Deep Moat Grange  -  1908
Samuel Rutherford Crockett
370 pages
genre  -  Mystery (with gothic tendencies)
my rating  -  3 out of 5 stars

The story is told in the first person by a young man.  His name is Joe Yarrow, who is "a big fellow and getting on for seventeen."  The author did a very good job of making this boy appealing.  His attitude, witty asides, charm and down-to-earthiness kept the story from getting too dark. 

Before school starts that morning, Joe has gone to his girlfriend's house to talk to her.  He describes Elsie as "ever such a nice girl", "pretty, but not set up about it", "a tallish slip of a girl, who walked like a boy, a first-rate whistler, and a good jumper at a ditch."  Elsie opens a front window to talk to Joe.  They hadn't gotten far into a conversation when Elsie points at something over Joe's shoulder.  "Do look - what's that?"  It's the village postman's wagon, without a driver and splattered with blood.  The postman is missing, along with the mail bags and parcels he would have picked up that morning.  It's a mystery. 

Soon there are more missing people, hidden tunnels, a minister's secrets, kidnapping, mobs, two irritating girls from London, and madness. 

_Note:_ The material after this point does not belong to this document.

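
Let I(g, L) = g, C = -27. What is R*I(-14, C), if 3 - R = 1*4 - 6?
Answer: -70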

I had a hard time deciding on my rating.  Although I enjoyed the story, it didn't keep my attention.  And the author did tend to go off on long tangents.   

About the author  -

Samuel Rutherford Crockett was born 24 September 1859 in Galloway, Scotland.  He graduated from Edinburgh University in 1879.  After travelling for a few years, he became in a minister in 1886. That same year he produced a book of verse.  Crockett soon gave up the ministry for novel writing.  Most of his novels featured his native Galloway.  He was friends with J M Barrie and R L Stevenson.  A monument to Crockett can be seen at Laurieston, near Castle Douglas, Kirkcudbrightshire.